The United Kingdom’s Financial Conduct Authority (FCA) offers a contrasting model. By applying the functional approach under the Financial Services and Markets Act, the FCA treats any service that enables digital‑gold investment as a regulated activity, regardless of the underlying platform. Authorization, capital adequacy and strict advertising rules apply uniformly, eliminating the split between “regulated” and “unregulated” providers. The result is greater price transparency, reduced arbitrage opportunities, and stronger consumer protection – outcomes Indian policymakers are keen to replicate without copying the UK’s exact legal framework.
Adopting a similar functional regime in India would require several concrete steps. First, SEBI should broaden the definition of EGR to encompass all digital‑gold offerings, compelling fintech firms to route transactions through SEBI‑approved vault managers.
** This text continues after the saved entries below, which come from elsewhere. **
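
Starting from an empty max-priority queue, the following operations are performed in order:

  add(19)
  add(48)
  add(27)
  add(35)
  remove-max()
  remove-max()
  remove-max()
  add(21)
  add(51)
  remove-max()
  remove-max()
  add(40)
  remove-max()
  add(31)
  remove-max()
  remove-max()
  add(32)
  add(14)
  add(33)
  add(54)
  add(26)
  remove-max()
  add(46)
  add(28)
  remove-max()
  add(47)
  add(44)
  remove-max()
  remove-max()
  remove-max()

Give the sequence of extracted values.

insert 19 → {19}
insert 48 → {48, 19}
insert 27 → {48, 27, 19}
insert 35 → {48, 35, 27, 19}
remove-max → 48; now {35, 27, 19}
remove-max → 35; now {27, 19}
remove-max → 27; now {19}
insert 21 → {21, 19}
insert 51 → {51, 21, 19}
remove-max → 51; now {21, 19}
remove-max → 21; now {19}
insert 40 → {40, 19}
remove-max → 40; now {19}
insert 31 → {31, 19}
remove-max → 31; now {19}
remove-max → 19; now {}
insert 32 → {32}
insert 14 → {32, 14}
insert 33 → {33, 32, 14}
insert 54 → {54, 33, 32, 14}
insert 26 → {54, 33, 32, 26, 14}
remove-max → 54; now {33, 32, 26, 14}
insert 46 → {46, 33, 32, 26, 14}
insert 28 → {46, 33, 32, 28, 26, 14}
remove-max → 46; now {33, 32, 28, 26, 14}
insert 47 → {47, 33, 32, 28, 26, 14}
insert 44 → {47, 44, 33, 32, 28, 26, 14}
remove-max → 47; now {44, 33, 32, 28, 26, 14}
remove-max → 44; now {33, 32, 28, 26, 14}
remove-max → 33; now {32, 28, 26, 14}

48 → 35 → 27 → 51 → 21 → 40 → 31 → 19 → 54 → 46 → 47 → 44 → 33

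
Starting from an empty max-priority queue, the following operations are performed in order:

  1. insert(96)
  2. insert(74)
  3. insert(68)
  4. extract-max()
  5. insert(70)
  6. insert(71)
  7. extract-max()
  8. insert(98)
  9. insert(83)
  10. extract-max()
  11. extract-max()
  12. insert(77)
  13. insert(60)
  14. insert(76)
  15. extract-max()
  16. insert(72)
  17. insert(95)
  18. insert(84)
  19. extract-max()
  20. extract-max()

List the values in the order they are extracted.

insert 96 → {96}
insert 74 → {96, 74}
insert 68 → {96, 74, 68}
extract-max → 96; now {74, 68}
insert 70 → {74, 70, 68}
insert 71 → {74, 71, 70, 68}
extract-max → 74; now {71, 70, 68}
insert 98 → {98, 71, 70, 68}
insert 83 → {98, 83, 71, 70, 68}
extract-max → 98; now {83, 71, 70, 68}
extract-max → 83; now {71, 70, 68}
insert 77 → {77, 71, 70, 68}
insert 60 → {77, 71, 70, 68, 60}
insert 76 → {77, 76, 71, 70, 68, 60}
extract-max → 77; now {76, 71, 70, 68, 60}
insert 72 → {76, 72, 71, 70, 68, 60}
insert 95 → {95, 76, 72, 71, 70, 68, 60}
insert 84 → {95, 84, 76, 72, 71, 70, 68, 60}
extract-max → 95; now {84, 76, 72, 71, 70, 68, 60}
extract-max → 84; now {76, 72, 71, 70, 68, 60}

96, 74, 98, 83, 77, 95, 84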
Second, a dual‑authorisation system involving the Reserve Bank of India and SEBI could close the current oversight gap for payment‑app‑based gold products. Finally, regular stakeholder consultations and a statutory review mechanism would keep regulations aligned with market innovation. Such reforms would align India’s digital‑gold market with global best practices, safeguard retail investors and sustain the sector’s rapid growth.